Le plateau vocal réuni est exclusivement francophone et essentiellement français, ce qui effectivement rend plus aisée la compréhension du texte. L’auditeur comprend mieux ainsi cette obscure histoire de Chauve-Souris, blague un rien déplacée infligée un soir de beuverie par Gaillardin à son ami Duparquet : ce dernier au retour de la soirée dut traverser tout le bourg de Pincornet-les-Bœufs habillé en Chauve-Souris et ce devant toute la population hilare. Ce dernier pour se venger entraînera à son tour Gaillardin dans le salon des multiples plaisirs du séduisant Prince Orlofsky sur les traces d’une mystérieuse Comtesse Hongroise masquée, en fait Caroline son épouse à la ville. La vengeance s’établira lorsque Gaillardin sera jeté en prison pour huit jours ! Guillaume Andrieux qui incarne ce personnage se trouve ridiculement malmené de toutes parts et Laurent Pelly ne lui laisse guère de répit. Mais il brûle les planches, un peu au détriment de la partie vocale, moins soutenue qu’à l’habitude. Le grain est toutefois plaisant ainsi que l’aigu.
Dans le rôle de Caroline, Camille Schnoor déploie elle-aussi une belle verve comique. Sa voix de grand soprano se déploie sans effort jusque dans des aigus quelquefois un peu durs cependant. Sa ligne de chant pourrait être beaucoup plus souple et mesurée dans les parties plus sérieuses.
Marie-Eve Munger passe de la servante à la fois "bécasse" mais rouée du premier acte à la future Adèle qui aspire aux succès scéniques avec toute la vivacité requise. Au-delà de certains aigus un peu acides, elle possède indéniablement la virtuosité souhaitée pour ce rôle voué aux vocalises.
Héloïse Mas paraît un peu en retrait en Prince, comme si sa voix de mezzo-soprano au timbre chaud et percutant se trouvait ici un peu à l’étroit. Christophe Gay campe un Duparquet retords à souhait et faux ami d’une voix agréable et mesurée, tandis que Franck Leguérinel incarne le directeur de prison et pseudo Duc, Tourillon de toute la hauteur de sa faconde habituelle.
Dans le rôle de l’amant de Caroline, l’impérieux Alfred, Julien Dran se délecte et livre une avenante leçon de chant. Raphaël Brémard campe avec tout l’aplomb possible l’avocat Bidard, mail il a peu à chanter malheureusement. Il en va de même de Claire Antoine en Ida, la sœur d’Adèle et danseuse de son état, dont la voix de soprano épanouie requiert des rôles évidemment plus importants.

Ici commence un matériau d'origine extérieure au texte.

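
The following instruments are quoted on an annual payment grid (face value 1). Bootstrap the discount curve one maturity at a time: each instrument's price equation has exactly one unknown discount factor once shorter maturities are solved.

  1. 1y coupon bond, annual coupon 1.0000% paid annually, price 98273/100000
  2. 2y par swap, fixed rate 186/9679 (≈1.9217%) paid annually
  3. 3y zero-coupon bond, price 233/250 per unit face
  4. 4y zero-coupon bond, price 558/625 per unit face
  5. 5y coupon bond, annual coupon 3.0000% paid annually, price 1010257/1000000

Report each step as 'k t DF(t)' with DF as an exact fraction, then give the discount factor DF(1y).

step 1 [1y] bond c/1=1/100: DF=(98273/100000 − 1/100·(0))/(1+1/100) = 973/1000 ≈ 0.973000
step 2 [2y] swap r/1=186/9679: DF=(1 − 186/9679·(0.973000))/(1+186/9679) = 2407/2500 ≈ 0.962800
step 3 [3y] zero: DF = P = 233/250 ≈ 0.932000
step 4 [4y] zero: DF = P = 558/625 ≈ 0.892800
step 5 [5y] bond c/1=3/100: DF=(1010257/1000000 − 3/100·(0.973000+0.962800+0.932000+0.892800))/(1+3/100) = 8713/10000 ≈ 0.871300

1 1 973/1000
2 2 2407/2500
3 3 233/250
4 4 558/625
5 5 8713/10000
DF(1y) = 973/1000 ≈ 0.973000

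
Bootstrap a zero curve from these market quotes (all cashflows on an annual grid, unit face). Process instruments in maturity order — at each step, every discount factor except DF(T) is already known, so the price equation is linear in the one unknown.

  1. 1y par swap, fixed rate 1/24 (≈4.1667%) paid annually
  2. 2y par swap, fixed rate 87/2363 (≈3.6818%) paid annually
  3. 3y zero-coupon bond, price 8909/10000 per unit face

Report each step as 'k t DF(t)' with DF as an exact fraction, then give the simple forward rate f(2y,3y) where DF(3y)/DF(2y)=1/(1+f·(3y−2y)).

1 1 24/25
2 2 1163/1250
3 3 8909/10000
f(2y,3y) = ((1163/1250)/(8909/10000) − 1)/(1) = 395/8909 ≈ 4.4337%

step 1 [1y] swap r/1=1/24: DF=(1 − 1/24·(0))/(1+1/24) = 24/25 ≈ 0.960000
step 2 [2y] swap r/1=87/2363: DF=(1 − 87/2363·(0.960000))/(1+87/2363) = 1163/1250 ≈ 0.930400
step 3 [3y] zero: DF = P = 8909/10000 ≈ 0.890900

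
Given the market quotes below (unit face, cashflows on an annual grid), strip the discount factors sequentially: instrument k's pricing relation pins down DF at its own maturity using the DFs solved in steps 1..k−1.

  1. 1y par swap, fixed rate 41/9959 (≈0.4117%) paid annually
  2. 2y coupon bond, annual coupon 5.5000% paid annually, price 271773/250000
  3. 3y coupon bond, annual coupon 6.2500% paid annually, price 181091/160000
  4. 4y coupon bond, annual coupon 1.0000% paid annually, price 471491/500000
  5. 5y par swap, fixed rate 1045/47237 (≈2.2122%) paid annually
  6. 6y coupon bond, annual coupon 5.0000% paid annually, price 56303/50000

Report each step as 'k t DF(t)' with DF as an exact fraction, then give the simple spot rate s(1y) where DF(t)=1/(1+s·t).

1 1 9959/10000
2 2 1957/2000
3 3 9491/10000
4 4 9047/10000
5 5 1791/2000
6 6 339/400
s(1y) = (1/(9959/10000) − 1)/(1) = 41/9959 ≈ 0.4117%

step 1 [1y] swap r/1=41/9959: DF=(1 − 41/9959·(0))/(1+41/9959) = 9959/10000 ≈ 0.995900
step 2 [2y] bond c/1=11/200: DF=(271773/250000 − 11/200·(0.995900))/(1+11/200) = 1957/2000 ≈ 0.978500
step 3 [3y] bond c/1=1/16: DF=(181091/160000 − 1/16·(0.995900+0.978500))/(1+1/16) = 9491/10000 ≈ 0.949100
step 4 [4y] bond c/1=1/100: DF=(471491/500000 − 1/100·(0.995900+0.978500+0.949100))/(1+1/100) = 9047/10000 ≈ 0.904700
step 5 [5y] swap r/1=1045/47237: DF=(1 − 1045/47237·(0.995900+0.978500+0.949100+0.904700))/(1+1045/47237) = 1791/2000 ≈ 0.895500
step 6 [6y] bond c/1=1/20: DF=(56303/50000 − 1/20·(0.995900+0.978500+0.949100+0.904700+0.895500))/(1+1/20) = 339/400 ≈ 0.847500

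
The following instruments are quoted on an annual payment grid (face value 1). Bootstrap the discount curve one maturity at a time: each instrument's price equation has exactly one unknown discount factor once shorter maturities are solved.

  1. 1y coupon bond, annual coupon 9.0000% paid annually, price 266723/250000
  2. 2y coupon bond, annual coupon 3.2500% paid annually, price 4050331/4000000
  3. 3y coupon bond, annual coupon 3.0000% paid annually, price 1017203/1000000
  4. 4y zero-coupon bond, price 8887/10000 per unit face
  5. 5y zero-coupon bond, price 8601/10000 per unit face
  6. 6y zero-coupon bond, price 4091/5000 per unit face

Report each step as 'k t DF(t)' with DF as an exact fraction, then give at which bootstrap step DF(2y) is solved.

step 1 [1y] bond c/1=9/100: DF=(266723/250000 − 9/100·(0))/(1+9/100) = 2447/2500 ≈ 0.978800
step 2 [2y] bond c/1=13/400: DF=(4050331/4000000 − 13/400·(0.978800))/(1+13/400) = 9499/10000 ≈ 0.949900
step 3 [3y] bond c/1=3/100: DF=(1017203/1000000 − 3/100·(0.978800+0.949900))/(1+3/100) = 4657/5000 ≈ 0.931400
step 4 [4y] zero: DF = P = 8887/10000 ≈ 0.888700
step 5 [5y] zero: DF = P = 8601/10000 ≈ 0.860100
step 6 [6y] zero: DF = P = 4091/5000 ≈ 0.818200

1 1 2447/2500
2 2 9499/10000
3 3 4657/5000
4 4 8887/10000
5 5 8601/10000
6 6 4091/5000
DF(2y) is solved at step 2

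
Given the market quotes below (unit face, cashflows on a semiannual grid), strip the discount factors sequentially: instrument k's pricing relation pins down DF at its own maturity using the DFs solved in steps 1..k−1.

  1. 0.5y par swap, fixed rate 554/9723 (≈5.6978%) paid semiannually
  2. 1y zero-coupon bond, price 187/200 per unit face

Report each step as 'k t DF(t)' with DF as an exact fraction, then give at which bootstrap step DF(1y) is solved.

step 1 [0.5y] swap r/2=277/9723: DF=(1 − 277/9723·(0))/(1+277/9723) = 9723/10000 ≈ 0.972300
step 2 [1y] zero: DF = P = 187/200 ≈ 0.935000

1 1/2 9723/10000
2 1 187/200
DF(1y) is solved at step 2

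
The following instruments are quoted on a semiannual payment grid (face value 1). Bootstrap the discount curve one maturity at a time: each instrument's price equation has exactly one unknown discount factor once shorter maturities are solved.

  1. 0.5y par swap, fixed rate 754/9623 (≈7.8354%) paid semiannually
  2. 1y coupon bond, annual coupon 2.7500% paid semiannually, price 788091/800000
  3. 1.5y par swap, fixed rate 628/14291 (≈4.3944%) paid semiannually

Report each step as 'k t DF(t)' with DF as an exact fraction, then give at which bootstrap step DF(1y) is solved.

1 1/2 9623/10000
2 1 9587/10000
3 3/2 2343/2500
DF(1y) is solved at step 2

step 1 [0.5y] swap r/2=377/9623: DF=(1 − 377/9623·(0))/(1+377/9623) = 9623/10000 ≈ 0.962300
step 2 [1y] bond c/2=11/800: DF=(788091/800000 − 11/800·(0.962300))/(1+11/800) = 9587/10000 ≈ 0.958700
step 3 [1.5y] swap r/2=314/14291: DF=(1 − 314/14291·(0.962300+0.958700))/(1+314/14291) = 2343/2500 ≈ 0.937200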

Délesté de son état de griserie habituelle, le rôle de Léopold réjouit le public avec la faconde du comédien Eddy Letexier (les fans de la série Kaamelott auront reconnu l'interprète d'Hoël, Roi d’Armorique, tandis que la Reine Guenièvre, Anne Girouard, était pour sa part narratrice d'une autre mise en scène de cette Chauve-Souris).
En ce soir de première, les décalages entre les solistes, le Chœur de l’Opéra de Lille et l’Orchestre de Picardie sont très perceptibles (il n’est pas aisé dans cette partition qui requiert la plus grande précision d’ensemble de parvenir rapidement à l’idéal). Johanna Malangré a choisi une battue rapide, un peu souple, qui aura l'occasion de s’affirmer et de se réguler sur les six représentations à venir (dont la projection sur grands écrans à travers les Hauts-de-France le 13 juin).
Le public lillois fait la fête à cette Chauve-Souris, chef-d’œuvre de Johann Strauss fils, qui parvient heureusement à égayer l’ambiance morose actuelle.